Thank you guys very much. It has taken me months to get to this point. Sadly it will take me quite a bit longer to finish it. Right now I'm doing a fishless cycle but I don't have the money currently available for my lights. I want the Satellite USA LEDs. So I'm saving up for those while the cycle is working it's magic, then once I get it I will start to add plants and grow algae. I plan on working in Crypt spiralis into the right side of the tank to cover up the powerheads and then scatter anubias and buce throughout the rest of the tank. After the cost of lights and buce (lol) I'll have to save up again for fish. So I'm in it for the long haul!


----------



## CoffeeLove (Oct 31, 2012)

Idk how stuck you are on the idea of leds but t5hos offer so much more bang for the buck

Sent from my SPH-L710 using Tapatalk


----------



## Compass (Jul 18, 2014)

CoffeeLove said:


> Idk how stuck you are on the idea of leds but t5hos offer so much more bang for the buck


I have looked into them, but I feel like the overall cost will be offset by two things. LEDs don't run as hot. Or at least the kind I want do not run as hot as T5s do. Since this is a temperate tank, outside heat is something I wish to avoid. This might be nominal but I'd rather go ahead with the LEDs instead of finding out after I buy T5s that they are too hot. Second I don't want to have to change out light bulbs all the time. 

But that is just my thought process. I know t5s have a cheaper upfront cost.


----------



## CoffeeLove (Oct 31, 2012)

Lights aren't gonna heat your tank up. Not like it's a 600watt hps. What happens when an led goes out? They don't last a lifetime. 

Sent from my SPH-L710 using Tapatalk


----------



## Compass (Jul 18, 2014)

CoffeeLove said:


> Lights aren't gonna heat your tank up. Not like it's a 600watt hps. What happens when an led goes out? They don't last a lifetime.

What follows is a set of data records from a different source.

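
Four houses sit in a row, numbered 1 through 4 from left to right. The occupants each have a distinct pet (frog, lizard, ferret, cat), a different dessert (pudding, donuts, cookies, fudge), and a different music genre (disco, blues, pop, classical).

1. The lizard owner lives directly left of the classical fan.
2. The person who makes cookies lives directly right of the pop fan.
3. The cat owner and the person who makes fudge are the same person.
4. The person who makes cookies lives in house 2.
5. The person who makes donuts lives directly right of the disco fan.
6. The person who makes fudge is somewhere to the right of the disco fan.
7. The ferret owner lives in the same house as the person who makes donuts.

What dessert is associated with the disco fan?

Clue 4 places the person who makes cookies in house 2.
So house 1 gets pudding for dessert.
The pop fan is in house 1 (clue 2).
The cat owner is narrowed to house 3 or 4; consider each.
Placing it in house 3 leads to a contradiction, so it's in house 4.
Clue 3 places the person who makes fudge in house 4.
So house 3 gets donuts for dessert.
From clue 5, the disco fan must be in house 2.
The only pet still possible for house 3 is ferret.
Clue 1 places the lizard owner in house 2.
The classical fan is in house 3 (clue 1).
House 1's pet must be frog (nothing else left).
The only music genre still possible for house 4 is blues.
So: house 1 = frog/pudding/pop, house 2 = lizard/cookies/disco, house 3 = ferret/donuts/classical, house 4 = cat/fudge/blues.

cookies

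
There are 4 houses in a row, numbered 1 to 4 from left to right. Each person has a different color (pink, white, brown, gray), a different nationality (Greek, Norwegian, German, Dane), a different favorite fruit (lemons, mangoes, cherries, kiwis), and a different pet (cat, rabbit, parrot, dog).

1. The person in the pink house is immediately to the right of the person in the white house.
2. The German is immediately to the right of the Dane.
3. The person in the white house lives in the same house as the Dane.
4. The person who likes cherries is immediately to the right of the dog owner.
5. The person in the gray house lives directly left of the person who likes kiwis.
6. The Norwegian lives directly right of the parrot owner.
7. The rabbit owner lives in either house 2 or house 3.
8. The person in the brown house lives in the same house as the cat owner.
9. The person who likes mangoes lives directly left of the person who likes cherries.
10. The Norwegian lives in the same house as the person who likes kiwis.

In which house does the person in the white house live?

1

That leaves cat as the pet for house 4.
Clue 8 places the person in the brown house in house 4.
The person in the pink house is narrowed to house 2 or 3; consider each.
Placing it in house 3 leads to a contradiction, so it's in house 2.
From clue 1, the person in the white house must be in house 1.
Clue 3: the Dane is in house 1.
The only color still possible for house 3 is gray.
Clue 2: the German is in house 2.
Clue 5 places the person who likes kiwis in house 4.
Clue 10: the Norwegian is in house 4.
That leaves Greek as the nationality for house 3.
The parrot owner is in house 3 (clue 6).
House 1's pet must be dog (nothing else left).
So house 2 gets rabbit for pet.
From clue 4, the person who likes cherries must be in house 2.
The person who likes mangoes is in house 1 (clue 9).
That leaves lemons as the favorite fruit for house 3.
So: house 1 = white/Dane/mangoes/dog, house 2 = pink/German/cherries/rabbit, house 3 = gray/Greek/lemons/parrot, house 4 = brown/Norwegian/kiwis/cat.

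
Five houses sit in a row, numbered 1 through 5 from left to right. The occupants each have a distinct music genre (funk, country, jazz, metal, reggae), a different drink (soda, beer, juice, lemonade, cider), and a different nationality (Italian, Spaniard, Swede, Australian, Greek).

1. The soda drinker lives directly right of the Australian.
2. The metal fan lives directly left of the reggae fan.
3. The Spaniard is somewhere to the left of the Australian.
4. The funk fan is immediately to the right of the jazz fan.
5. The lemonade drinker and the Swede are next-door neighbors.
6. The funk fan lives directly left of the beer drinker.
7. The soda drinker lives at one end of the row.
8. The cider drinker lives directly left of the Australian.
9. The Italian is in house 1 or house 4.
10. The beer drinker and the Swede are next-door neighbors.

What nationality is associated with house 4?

By clue 7, the soda drinker is in house 5.
Clue 1 places the Australian in house 4.
Clue 8: the cider drinker is in house 3.
Clue 6: the funk fan is in house 3.
House 4's drink must be beer (nothing else left).
House 1's nationality must be Italian (nothing else left).
By clue 4, the jazz fan is in house 2.
The lemonade drinker is in house 2 (clue 5).
Clue 5 places the Swede in house 3.
That leaves reggae as the music genre for house 5.
House 1 drink: only juice fits.
So house 5 gets Greek for nationality.
The metal fan is in house 4 (clue 2).
That leaves country as the music genre for house 1.
The only nationality still possible for house 2 is Spaniard.
So: house 1 = country/juice/Italian, house 2 = jazz/lemonade/Spaniard, house 3 = funk/cider/Swede, house 4 = metal/beer/Australian, house 5 = reggae/soda/Greek.

Australian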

Hmmm true true. Things to ponder. I'm still a ways off on getting lights, either way. I'll do some more reading and compare the two a bit more.


----------



## CoffeeLove (Oct 31, 2012)

Leds are nice no doubt about that tho. I like the way they shimmer

Sent from my SPH-L710 using Tapatalk


----------



## thefishnoob (Jul 12, 2014)

Im laughing at that balanced rock on the last one. Its really funny looking. Nice tanks!


----------



## Compass (Jul 18, 2014)

LOL thanks. Yeah it's only there to weigh down the DW. But who knows, it might become part of the final scape. I can grow some emmersed plants on top of it.


----------



## Mark.burns43 (Jun 12, 2014)

Very nice tanks. Leds have come a way where t5ho get weakened as the days go, most led fixtures have 35000 life hrs plus and stay strong till the day they die. Either way its money spent I've used both and its what u prefer as too looks of the light produced .keep us posted


----------



## ooosparkeyooo (Sep 20, 2014)

Your a great aquascaper!


----------